Who’s Who In AI: A curated directory of influential builders, researchers, founders, engineers, investors, writers, and public figures shaping the future of artificial intelligence.
About This Directory
Artificial intelligence is evolving rapidly, driven by a relatively small group of individuals whose ideas, research, products, and companies influence the direction of the industry.
This directory serves as a practical reference guide for anyone seeking to understand the people behind today’s most important AI breakthroughs, businesses, platforms, and conversations.
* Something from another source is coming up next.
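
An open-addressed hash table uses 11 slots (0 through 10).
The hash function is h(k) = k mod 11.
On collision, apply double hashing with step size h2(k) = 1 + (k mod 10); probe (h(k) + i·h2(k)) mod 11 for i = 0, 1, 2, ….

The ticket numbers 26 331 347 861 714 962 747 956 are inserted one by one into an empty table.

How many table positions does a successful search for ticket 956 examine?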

Whether you’re researching industry leaders, discovering influential voices, following emerging startups, or simply learning who’s shaping the future of AI, this directory provides a structured place to begin.
Who’s Who in AI
Gary Steele is a 30-year technology industry veteran who founded Proofpoint in 2002 and served as its CEO, growing it from zero to IPO and ultimately to a $12 billion enterprise value before its sale to Thoma Bravo. He then became CEO of Splunk, leading it to profitability, growing revenue 58%, and selling the company to Cisco for $28 billion in 2024 — one of the largest acquisitions in enterprise software history.
Steele joined Shield AI as CEO in May 2025, stepping into a defense technology company valued at $5.3 billion following a $240 million Series F-1 round. His mandate is straightforward but demanding. Steele has set a target of growing Shield AI's revenue 70–100% per year until it hits $1 billion in annual revenue by the year ending March 2028, up from approximately $300 million in the year ending March 2025.
Central to that strategy is convincing legacy defense contractors that Shield AI's Hivemind autonomy software can power platforms beyond the company's own aircraft — and commercializing the X-BAT, the world's first AI-piloted VTOL fighter jet unveiled in October 2025.
In April 2025, China added Shield AI to its Unreliable Entities list, barring the company from sourcing parts or operating in the country — a geopolitical signal of Shield AI's growing stature as a U.S. defense technology asset.
Geoffrey Hinton is a University Professor Emeritus of Computer Science at the University of Toronto and one of three researchers collectively known as the "Godfathers of AI." His work helped pioneer deep learning and artificial neural networks, leading to advances in speech recognition, object classification, and virtually every domain of modern AI.
Hinton won the 2024 Nobel Prize in Physics — shared with John Hopfield — for discoveries and inventions that enable machine learning with artificial neural networks. He left Google in 2023 to speak more freely about AI's risks.
At NeurIPS 2025, the University of Toronto announced the creation of the Hinton Chair in Artificial Intelligence, funded by $10 million from Google and matched by the university — one of U of T's most generously supported research roles.
His public warnings have grown increasingly urgent. Hinton has stated AI will have the capabilities to replace many, many jobs, warning it will make a few people much richer and most people poorer. He has also argued that large language models genuinely understand language rather than merely regurgitate it, and that they may have subjective experiences — contending they are "quite close to humans" in terms of consciousness.
At 77, Hinton remains one of the most listened-to voices in the field — not because he built a company or raised a fund, but because he helped build the technology itself, and is now its most credible internal critic.
Grant Lee is a Stanford graduate with a BS in biomechanical engineering and MS in mechanical engineering, and previously served as COO of ClearBrain — acquired by Amplitude — and CFO of Optimizely. His motivation for founding Gamma was personal: years of grinding through slide decks as a consultant and banker left him convinced the category was overdue for reinvention.
Lee founded Gamma in 2020 during the rapid shift to remote work, and the company began integrating AI in 2023, growing quickly as users responded. The product replaces the rigid slide paradigm with a card-based, writing-first system that uses AI to generate polished presentations, websites, and documents from a prompt.
Gamma has scaled to 50 million customers and $50 million in annual recurring revenue with fewer than 50 employees — a capital efficiency ratio that stands out even in a sector full of lean AI-native companies. In November 2025, Gamma raised a $68 million Series B, reaching a $2.1 billion valuation.
Forbes named Gamma a Next Billion-Dollar Startup in 2025. Lee's framing of the mission is consistent: he is not building a better PowerPoint — he is reinventing how people communicate and share ideas with the world.